Para o secretário municipal de Saúde, Ramon Schwengber, apesar de, à primeira vista, o valor parecer alto, é preciso um verdadeiro malabarismo para garantir a manutenção de todos os serviços do SUS em Venâncio Aires. “É um valor baixo, se analisarmos toda a rede de saúde de Venâncio. A gestão desses recursos é o maior desafio. Mesmo com valores abaixo do necessário, repassados pela União, e com os atrasos em repasses do Estado, buscamos fazer o ‘dever de casa’ para não fechar nenhum serviço”, comenta, ao salientar a importância do trabalho da equipe da Secretaria de Saúde.
Schwengber observa que, apesar de ser um município de pouco mais de 71 mil pessoas, Venâncio Aires conta com uma rede de saúde proporcional ao de uma cidade de 100 mil habitantes, que abrange desde a atenção básica, como serviços dos postos de saúde, até de média e alta complexidades, como UTI, Serviço de Atendimento Móvel de Urgência (Samu) e Centros de Atenção Psicossocial (Caps).
Para não cortar serviços, o Município sempre vai bancando e buscando cada vez mais a gestão dos recursos. O SUS é o melhor sistema público de saúde do mundo, mas o financiamento precisa acompanhar.”

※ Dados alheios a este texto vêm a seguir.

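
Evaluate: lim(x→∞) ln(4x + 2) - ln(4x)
This is an ∞-∞ indeterminate form.

Combine fractions or rationalize to convert ∞-∞ to 0/0 form:
  lim(x→∞) ln(4x + 2) - ln(4x) = 0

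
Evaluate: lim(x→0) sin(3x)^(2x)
This is an exponential indeterminate form.

For exponential indeterminate forms, take the natural log:
  Let L = lim(x→0) sin(3x)^(2x)
  Then ln(L) = lim(x→0) [exponent × ln(base)]
  Evaluate using L'Hôpital or standard limits, then exponentiate.
  L = 1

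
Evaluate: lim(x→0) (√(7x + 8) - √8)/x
This is a standard limit.

Factor or rationalize the expression:
  lim(x→0) (√(7x + 8) - √8)/x = 7·sqrt(2)/8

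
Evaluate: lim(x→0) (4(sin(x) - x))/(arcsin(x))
This is a 0/0 indeterminate form.

Apply L'Hôpital's rule: differentiate numerator and denominator separately.
  f(x) = -4·x + 4·sin(x)   ⇒   f'(x) = 4·cos(x) - 4
  g(x) = asin(x)   ⇒   g'(x) = 1/sqrt(1 - x^2)
  lim(x→0) f'(x)/g'(x) = lim(x→0) (4·cos(x) - 4)/(1/sqrt(1 - x^2))
  = 0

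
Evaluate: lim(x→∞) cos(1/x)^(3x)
This is an exponential indeterminate form.

For exponential indeterminate forms, take the natural log:
  Let L = lim(x→∞) cos(1/x)^(3x)
  Then ln(L) = lim(x→∞) [exponent × ln(base)]
  Evaluate using L'Hôpital or standard limits, then exponentiate.
  L = 1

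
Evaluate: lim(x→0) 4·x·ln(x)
This is a 0·∞ indeterminate form.

Rewrite 0·∞ as a quotient (0/0 or ∞/∞ form), then apply L'Hôpital's rule:
  lim(x→0) 4·x·ln(x) = 0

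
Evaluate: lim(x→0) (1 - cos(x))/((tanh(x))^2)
This is a 0/0 indeterminate form.

Apply L'Hôpital's rule: differentiate numerator and denominator separately.
  f(x) = 1 - cos(x)   ⇒   f'(x) = sin(x)
  g(x) = tanh(x)^2   ⇒   g'(x) = (2 - 2·tanh(x)^2)·tanh(x)
  lim(x→0) f'(x)/g'(x) = lim(x→0) (sin(x))/((2 - 2·tanh(x)^2)·tanh(x))
  = 1/2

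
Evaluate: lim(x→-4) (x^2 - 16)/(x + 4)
This is a standard limit.

Factor or rationalize the expression:
  lim(x→-4) (x^2 - 16)/(x + 4) = -8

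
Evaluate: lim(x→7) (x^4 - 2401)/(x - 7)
This is a standard limit.

Factor or rationalize the expression:
  lim(x→7) (x^4 - 2401)/(x - 7) = 1372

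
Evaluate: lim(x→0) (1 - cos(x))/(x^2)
This is a 0/0 indeterminate form.

Apply L'Hôpital's rule: differentiate numerator and denominator separately.
  f(x) = 1 - cos(x)   ⇒   f'(x) = sin(x)
  g(x) = x^2   ⇒   g'(x) = 2·x
  lim(x→0) f'(x)/g'(x) = lim(x→0) (sin(x))/(2·x)
  = 1/2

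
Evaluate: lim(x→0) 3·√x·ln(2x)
This is a 0·∞ indeterminate form.

Rewrite 0·∞ as a quotient (0/0 or ∞/∞ form), then apply L'Hôpital's rule:
  lim(x→0) 3·√x·ln(2x) = 0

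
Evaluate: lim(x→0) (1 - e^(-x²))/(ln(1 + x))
This is a 0/0 indeterminate form.

Apply L'Hôpital's rule: differentiate numerator and denominator separately.
  f(x) = 1 - e^(-x^2)   ⇒   f'(x) = 2·x·e^(-x^2)
  g(x) = ln(x + 1)   ⇒   g'(x) = 1/(x + 1)
  lim(x→0) f'(x)/g'(x) = lim(x→0) (2·x·e^(-x^2))/(1/(x + 1))
  = 0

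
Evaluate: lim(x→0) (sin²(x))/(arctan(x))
This is a 0/0 indeterminate form.

Apply L'Hôpital's rule: differentiate numerator and denominator separately.
  f(x) = sin(x)^2   ⇒   f'(x) = 2·sin(x)·cos(x)
  g(x) = atan(x)   ⇒   g'(x) = 1/(x^2 + 1)
  lim(x→0) f'(x)/g'(x) = lim(x→0) (2·sin(x)·cos(x))/(1/(x^2 + 1))
  = 0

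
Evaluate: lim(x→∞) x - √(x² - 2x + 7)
This is an ∞-∞ indeterminate form.

Combine fractions or rationalize to convert ∞-∞ to 0/0 form:
  lim(x→∞) x - √(x² - 2x + 7) = 1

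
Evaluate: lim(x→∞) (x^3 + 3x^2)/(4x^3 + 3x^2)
This is an ∞/∞ indeterminate form.

Apply L'Hôpital's rule: differentiate numerator and denominator separately.
  f(x) = x^3 + 3·x^2   ⇒   f'(x) = 3·x^2 + 6·x
  g(x) = 4·x^3 + 3·x^2   ⇒   g'(x) = 12·x^2 + 6·x
  lim(x→∞) f'(x)/g'(x) = lim(x→∞) (3·x^2 + 6·x)/(12·x^2 + 6·x)
  = 1/4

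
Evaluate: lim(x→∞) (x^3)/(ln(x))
This is an ∞/∞ indeterminate form.

Apply L'Hôpital's rule: differentiate numerator and denominator separately.
  f(x) = x^3   ⇒   f'(x) = 3·x^2
  g(x) = ln(x)   ⇒   g'(x) = 1/x
  lim(x→∞) f'(x)/g'(x) = lim(x→∞) (3·x^2)/(1/x)
  = ∞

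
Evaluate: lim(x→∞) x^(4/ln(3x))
This is an exponential indeterminate form.

For exponential indeterminate forms, take the natural log:
  Let L = lim(x→∞) x^(4/ln(3x))
  Then ln(L) = lim(x→∞) [exponent × ln(base)]
  Evaluate using L'Hôpital or standard limits, then exponentiate.
  L = e^(4)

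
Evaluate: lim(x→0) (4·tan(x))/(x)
This is a 0/0 indeterminate form.

Apply L'Hôpital's rule: differentiate numerator and denominator separately.
  f(x) = 4·tan(x)   ⇒   f'(x) = 4·tan(x)^2 + 4
  g(x) = x   ⇒   g'(x) = 1
  lim(x→0) f'(x)/g'(x) = lim(x→0) (4·tan(x)^2 + 4)/(1)
  = 4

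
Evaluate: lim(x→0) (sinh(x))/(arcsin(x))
This is a 0/0 indeterminate form.

Apply L'Hôpital's rule: differentiate numerator and denominator separately.
  f(x) = sinh(x)   ⇒   f'(x) = cosh(x)
  g(x) = asin(x)   ⇒   g'(x) = 1/sqrt(1 - x^2)
  lim(x→0) f'(x)/g'(x) = lim(x→0) (cosh(x))/(1/sqrt(1 - x^2))
  = 1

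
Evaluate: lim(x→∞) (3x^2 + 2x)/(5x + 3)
This is an ∞/∞ indeterminate form.

Apply L'Hôpital's rule: differentiate numerator and denominator separately.
  f(x) = 3·x^2 + 2·x   ⇒   f'(x) = 6·x + 2
  g(x) = 5·x + 3   ⇒   g'(x) = 5
  lim(x→∞) f'(x)/g'(x) = lim(x→∞) (6·x + 2)/(5)
  = ∞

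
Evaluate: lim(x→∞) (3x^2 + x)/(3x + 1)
This is an ∞/∞ indeterminate form.

Apply L'Hôpital's rule: differentiate numerator and denominator separately.
  f(x) = 3·x^2 + x   ⇒   f'(x) = 6·x + 1
  g(x) = 3·x + 1   ⇒   g'(x) = 3
  lim(x→∞) f'(x)/g'(x) = lim(x→∞) (6·x + 1)/(3)
  = ∞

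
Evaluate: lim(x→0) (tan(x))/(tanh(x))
This is a 0/0 indeterminate form.

Apply L'Hôpital's rule: differentiate numerator and denominator separately.
  f(x) = tan(x)   ⇒   f'(x) = tan(x)^2 + 1
  g(x) = tanh(x)   ⇒   g'(x) = 1 - tanh(x)^2
  lim(x→0) f'(x)/g'(x) = lim(x→0) (tan(x)^2 + 1)/(1 - tanh(x)^2)
  = 1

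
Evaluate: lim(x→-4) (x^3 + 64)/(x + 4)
This is a standard limit.

Factor or rationalize the expression:
  lim(x→-4) (x^3 + 64)/(x + 4) = 48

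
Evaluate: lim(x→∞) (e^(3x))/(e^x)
This is an ∞/∞ indeterminate form.

Apply L'Hôpital's rule: differentiate numerator and denominator separately.
  f(x) = e^(3·x)   ⇒   f'(x) = 3·e^(3·x)
  g(x) = e^(x)   ⇒   g'(x) = e^(x)
  lim(x→∞) f'(x)/g'(x) = lim(x→∞) (3·e^(3·x))/(e^(x))
  = ∞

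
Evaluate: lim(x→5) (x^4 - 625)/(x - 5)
This is a standard limit.

Factor or rationalize the expression:
  lim(x→5) (x^4 - 625)/(x - 5) = 500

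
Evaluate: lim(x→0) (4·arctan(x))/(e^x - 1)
This is a 0/0 indeterminate form.

Apply L'Hôpital's rule: differentiate numerator and denominator separately.
  f(x) = 4·atan(x)   ⇒   f'(x) = 4/(x^2 + 1)
  g(x) = e^(x) - 1   ⇒   g'(x) = e^(x)
  lim(x→0) f'(x)/g'(x) = lim(x→0) (4/(x^2 + 1))/(e^(x))
  = 4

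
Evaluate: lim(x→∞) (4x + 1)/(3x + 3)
This is an ∞/∞ indeterminate form.

Apply L'Hôpital's rule: differentiate numerator and denominator separately.
  f(x) = 4·x + 1   ⇒   f'(x) = 4
  g(x) = 3·x + 3   ⇒   g'(x) = 3
  lim(x→∞) f'(x)/g'(x) = lim(x→∞) (4)/(3)
  = 4/3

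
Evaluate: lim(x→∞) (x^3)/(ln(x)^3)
This is an ∞/∞ indeterminate form.

Apply L'Hôpital's rule: differentiate numerator and denominator separately.
  f(x) = x^3   ⇒   f'(x) = 3·x^2
  g(x) = ln(x)^3   ⇒   g'(x) = 3·ln(x)^2/x
  lim(x→∞) f'(x)/g'(x) = lim(x→∞) (3·x^2)/(3·ln(x)^2/x)
  = ∞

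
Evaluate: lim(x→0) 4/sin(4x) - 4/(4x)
This is an ∞-∞ indeterminate form.

Combine fractions or rationalize to convert ∞-∞ to 0/0 form:
  lim(x→0) 4/sin(4x) - 4/(4x) = 0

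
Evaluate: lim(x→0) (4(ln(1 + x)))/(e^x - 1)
This is a 0/0 indeterminate form.

Apply L'Hôpital's rule: differentiate numerator and denominator separately.
  f(x) = 4·ln(x + 1)   ⇒   f'(x) = 4/(x + 1)
  g(x) = e^(x) - 1   ⇒   g'(x) = e^(x)
  lim(x→0) f'(x)/g'(x) = lim(x→0) (4/(x + 1))/(e^(x))
  = 4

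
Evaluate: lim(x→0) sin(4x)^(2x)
This is an exponential indeterminate form.

For exponential indeterminate forms, take the natural log:
  Let L = lim(x→0) sin(4x)^(2x)
  Then ln(L) = lim(x→0) [exponent × ln(base)]
  Evaluate using L'Hôpital or standard limits, then exponentiate.
  L = 1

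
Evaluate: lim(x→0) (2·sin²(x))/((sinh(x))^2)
This is a 0/0 indeterminate form.

Apply L'Hôpital's rule: differentiate numerator and denominator separately.
  f(x) = 2·sin(x)^2   ⇒   f'(x) = 4·sin(x)·cos(x)
  g(x) = sinh(x)^2   ⇒   g'(x) = 2·sinh(x)·cosh(x)
  lim(x→0) f'(x)/g'(x) = lim(x→0) (4·sin(x)·cos(x))/(2·sinh(x)·cosh(x))
  = 2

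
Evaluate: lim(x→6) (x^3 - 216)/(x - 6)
This is a standard limit.

Factor or rationalize the expression:
  lim(x→6) (x^3 - 216)/(x - 6) = 108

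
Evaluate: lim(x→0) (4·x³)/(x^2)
This is a 0/0 indeterminate form.

Apply L'Hôpital's rule: differentiate numerator and denominator separately.
  f(x) = 4·x^3   ⇒   f'(x) = 12·x^2
  g(x) = x^2   ⇒   g'(x) = 2·x
  lim(x→0) f'(x)/g'(x) = lim(x→0) (12·x^2)/(2·x)
  = 0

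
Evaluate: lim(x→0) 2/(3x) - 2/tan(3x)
This is an ∞-∞ indeterminate form.

Combine fractions or rationalize to convert ∞-∞ to 0/0 form:
  lim(x→0) 2/(3x) - 2/tan(3x) = 0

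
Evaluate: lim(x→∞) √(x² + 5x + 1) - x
This is an ∞-∞ indeterminate form.

Combine fractions or rationalize to convert ∞-∞ to 0/0 form:
  lim(x→∞) √(x² + 5x + 1) - x = 5/2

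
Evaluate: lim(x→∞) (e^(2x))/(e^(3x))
This is an ∞/∞ indeterminate form.

Apply L'Hôpital's rule: differentiate numerator and denominator separately.
  f(x) = e^(2·x)   ⇒   f'(x) = 2·e^(2·x)
  g(x) = e^(3·x)   ⇒   g'(x) = 3·e^(3·x)
  lim(x→∞) f'(x)/g'(x) = lim(x→∞) (2·e^(2·x))/(3·e^(3·x))
  = 0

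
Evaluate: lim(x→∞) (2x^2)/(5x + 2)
This is an ∞/∞ indeterminate form.

Apply L'Hôpital's rule: differentiate numerator and denominator separately.
  f(x) = 2·x^2   ⇒   f'(x) = 4·x
  g(x) = 5·x + 2   ⇒   g'(x) = 5
  lim(x→∞) f'(x)/g'(x) = lim(x→∞) (4·x)/(5)
  = ∞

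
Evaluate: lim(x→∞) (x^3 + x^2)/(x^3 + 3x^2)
This is an ∞/∞ indeterminate form.

Apply L'Hôpital's rule: differentiate numerator and denominator separately.
  f(x) = x^3 + x^2   ⇒   f'(x) = 3·x^2 + 2·x
  g(x) = x^3 + 3·x^2   ⇒   g'(x) = 3·x^2 + 6·x
  lim(x→∞) f'(x)/g'(x) = lim(x→∞) (3·x^2 + 2·x)/(3·x^2 + 6·x)
  = 1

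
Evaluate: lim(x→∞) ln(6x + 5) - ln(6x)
This is an ∞-∞ indeterminate form.

Combine fractions or rationalize to convert ∞-∞ to 0/0 form:
  lim(x→∞) ln(6x + 5) - ln(6x) = 0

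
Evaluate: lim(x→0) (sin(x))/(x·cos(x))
This is a 0/0 indeterminate form.

Apply L'Hôpital's rule: differentiate numerator and denominator separately.
  f(x) = sin(x)   ⇒   f'(x) = cos(x)
  g(x) = x·cos(x)   ⇒   g'(x) = -x·sin(x) + cos(x)
  lim(x→0) f'(x)/g'(x) = lim(x→0) (cos(x))/(-x·sin(x) + cos(x))
  = 1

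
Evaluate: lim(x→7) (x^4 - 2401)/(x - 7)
This is a standard limit.

Factor or rationalize the expression:
  lim(x→7) (x^4 - 2401)/(x - 7) = 1372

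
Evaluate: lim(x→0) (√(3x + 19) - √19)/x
This is a standard limit.

Factor or rationalize the expression:
  lim(x→0) (√(3x + 19) - √19)/x = 3·sqrt(19)/38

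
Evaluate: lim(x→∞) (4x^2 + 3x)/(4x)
This is an ∞/∞ indeterminate form.

Apply L'Hôpital's rule: differentiate numerator and denominator separately.
  f(x) = 4·x^2 + 3·x   ⇒   f'(x) = 8·x + 3
  g(x) = 4·x   ⇒   g'(x) = 4
  lim(x→∞) f'(x)/g'(x) = lim(x→∞) (8·x + 3)/(4)
  = ∞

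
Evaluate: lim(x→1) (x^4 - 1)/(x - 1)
This is a standard limit.

Factor or rationalize the expression:
  lim(x→1) (x^4 - 1)/(x - 1) = 4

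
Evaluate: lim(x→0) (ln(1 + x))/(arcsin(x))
This is a 0/0 indeterminate form.

Apply L'Hôpital's rule: differentiate numerator and denominator separately.
  f(x) = ln(x + 1)   ⇒   f'(x) = 1/(x + 1)
  g(x) = asin(x)   ⇒   g'(x) = 1/sqrt(1 - x^2)
  lim(x→0) f'(x)/g'(x) = lim(x→0) (1/(x + 1))/(1/sqrt(1 - x^2))
  = 1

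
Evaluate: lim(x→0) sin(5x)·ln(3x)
This is a 0·∞ indeterminate form.

Rewrite 0·∞ as a quotient (0/0 or ∞/∞ form), then apply L'Hôpital's rule:
  lim(x→0) sin(5x)·ln(3x) = 0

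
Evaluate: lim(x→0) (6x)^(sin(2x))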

Ramon Schwengber, secretário municipal de Saúde
Segundo ele, a habilitação para serviços como esses leva em conta a população microrregional, dos municípios de Mato Leitão, Passo do Sobrado e Vale Verde, que também são contemplados com os atendimentos. Na visão do secretário, a consolidação e os avanços do Sistema Único de Saúde, com novos programas, ao longo das três décadas, foram acompanhados de um aumento na procura dos atendimentos. Ele atenta para o fato de que o SUS é universal e, independentemente da renda, muitas pessoas utilizam os serviços, especialmente na área de urgência e emergência. “É um sistema que não se restringe a um determinado público. Está à disposição de todos.”
Teto MAC
Com gestão plena da saúde, a Secretaria Municipal de Saúde administra todos os recursos destinados à área, em Venâncio Aires, os quais passam pelo Fundo Municipal de Saúde. Em junho, o Município conquistou aumento no recurso mensal da União para serviços de Média e Alta Complexidade (MAC) – o chamado teto MAC. A majoração era uma demanda de cerca de dez anos e garantiu um aporte de R$ 1,2 milhão a mais, por ano, para suprir um déficit comprovado nas contas.
SUS em Venâncio Aires
– Postos de saúde: sete Estratégias Saúde da Família (ESFs) e 12 Unidades Básicas de Saúde (UBSs).- Centro de Atenção a Doenças Infectocontagiosas (Cadi).- Rede de saúde mental com Caps II, Álcool e Drogas (AD) e Infantil. – Pronto atendimento, internações e cirurgias no Hospital São Sebastião Mártir (HSSM). – Unidade de Pronto Atendimento (UPA).- Serviço de Atendimento Móvel de Urgência (Samu) de suporte básico e avançado. – Atendimentos de equipe domiciliar.- Atendimentos de fisioterapia e psicologia com profissionais terceirizados.- Agentes comunitários de saúde.- Transporte sanitário de pacientes, para atendimentos ou transferência hospitalar, e vans que levam pacientes a outras cidades.- Centro Integrado de Educação e Saúde (Cies).- Exames laboratoriais e de imagem.- Vigilância Epidemiológica.- Vigilância Sanitária.- Farmácia Municipal.